November 12, 2014

Prophetic Fire, Rock and Roll, Poetic Trespass, Featured Subjects of Labyrinth Conversations

BOOK mug westLabyrinth Books will be hosting a varied series of conversations over the coming week, beginning with Cornel West and James H. Cone discussing Mr. West’s new book, Black Prophetic Fire (Beacon $25.95) on Thursday, November 13, at 6 p.m.

The following Tuesday, November 18, at 6 p.m., Greil Marcus and Sean Wilentz will be talking about Mr. Marcus’s The History of Rock ‘n’ Roll in Ten Songs (Yale $28).
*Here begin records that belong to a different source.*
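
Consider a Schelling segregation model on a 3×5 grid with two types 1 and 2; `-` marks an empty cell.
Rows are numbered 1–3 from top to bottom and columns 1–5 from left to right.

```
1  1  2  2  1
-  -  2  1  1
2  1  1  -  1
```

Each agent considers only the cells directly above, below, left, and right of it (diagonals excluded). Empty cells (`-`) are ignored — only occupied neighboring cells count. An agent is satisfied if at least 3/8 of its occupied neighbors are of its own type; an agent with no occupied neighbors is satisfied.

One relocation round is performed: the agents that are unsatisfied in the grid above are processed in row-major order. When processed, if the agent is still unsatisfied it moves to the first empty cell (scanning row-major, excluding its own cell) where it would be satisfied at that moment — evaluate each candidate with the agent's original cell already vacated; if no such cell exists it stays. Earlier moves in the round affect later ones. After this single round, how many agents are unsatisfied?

1

Initially unsatisfied (in order): (1,4), (2,3), (2,4), (3,1).
  (1,4) → (2,1).
  (2,3): no empty cell satisfies it; stays.
  (2,4): now satisfied by earlier moves; stays.
  (3,1): now satisfied by earlier moves; stays.
Resulting grid:
1 1 2 - 1
2 - 2 1 1
2 1 1 - 1
Unsatisfied now: (2,3).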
The current series of Labyrinth cycle of conversations will close at 6 p.m. on Wednesday, November 19 with Lital Levy and Benjamin Conisbee Baer in Conversation on Mr. Levy’s Poetic Trespass: Writing Between Hebrew and Arabic in Israel/Palestine (Princeton Univ. Press $39.95).

West and Cone

Cornel West, whose books include Race Matters and Democracy Matters, examines 19th- and 20th-century African American leaders in Black Prophetic Fire. Joining him will be James H. Cone, best known for Black Theology & Black Power and A Black Theology of Liberation.

In his new book, Mr. West, together with scholar Christa Buschendorf, discusses the impact on their own eras and across the decades of Frederick Douglass, W. E. B. Du Bois, Martin Luther King Jr., Ella Baker, Malcolm X, and Ida B. Wells.

Kirkus Reviews cites
“Lively, heated, fighting words” while Publishers Weekly observes that West’s “mini-lectures, which frequently run uninterrupted for pages at a time, and Buschendorf’s instructive set-ups for them … convey a wealth of information.”

Marcus and Wilentz

Unlike all previous versions of rock ’n’ roll history, Greil Marcus’s The History of Rock ‘n’ Roll in Ten Songs omits almost every iconic performer and ignores the storied events and turning points that everyone knows. Mr. Marcus, whose books include Mystery Train: Images of America in Rock ’n’ Roll Music and Lipstick Traces: A Secret History of the Twentieth Century, will be talking about the story each song tells with Princeton Professor of History Sean Wilentz, the author of, most recently, The Rise of American Democracy: Jefferson to Lincoln; The Age of Reagan: A History, 1974-2008; and Bob Dylan in America. Mr. Wilentz’s writings on music have earned him a Grammy nomination.

Among the songs discussed are “Transmission” by Joy Division; “All I Could Do Was Cry” by Etta James and then Beyoncé; and “To Know Him Is to Love Him,” first by the Teddy Bears and almost half a century later by Amy Winehouse.

According to Mikal Gilmore, “Greil Marcus is a critic for the ages. There aren’t many writers I’ve learned more from, nor many whose word for word and sentence for sentence writing I enjoy more.”

Novelist Walter Mosley says, “You could go to the Rock and Roll Hall of Fame and take in the artifacts and roll call or you can read Greil Marcus’ kinetic, pulsing, brilliant history of this deeply American art form … Marcus captures why Rock and Roll resonates down to our bones.

Levy and Conisbee Baer

In Poetic Trespass Lital Levy, an assistant professor of Comparative Literature at Princeton, where she teaches Modern Hebrew and Arabic literatures and literary theory, presents a portrait of the literary imagination’s power to transgress political boundaries and transform ideas about language and belonging. Joining her in conversation about these urgent topics is her colleague at Princeton, Benjamin Conisbee Baer, the translator of The Tale of Hansuli Turn. His book, Modernity’s Mouths: Indigenous Vanguards and Transnational Modernism in the Interwar World, is forthcoming from Columbia University Press.

According to David Damrosch, Harvard University, “Poetic Trespass opens new vistas on the ‘no-man’s land’ between Hebrew and Arabic. Through deeply thoughtful readings of works in Hebrew, Arabic, and uncanny palimpsests of both languages, Lital Levy probes the ways in which literature can reimagine the world beyond the ordinary boundaries of political discourse. With its nuanced attention to questions of translation and mistranslation, of
cultural memory and oblivion, Poetic Trespass should be read by anyone interested in pathbreaking work in comparative literary and cultural studies today.”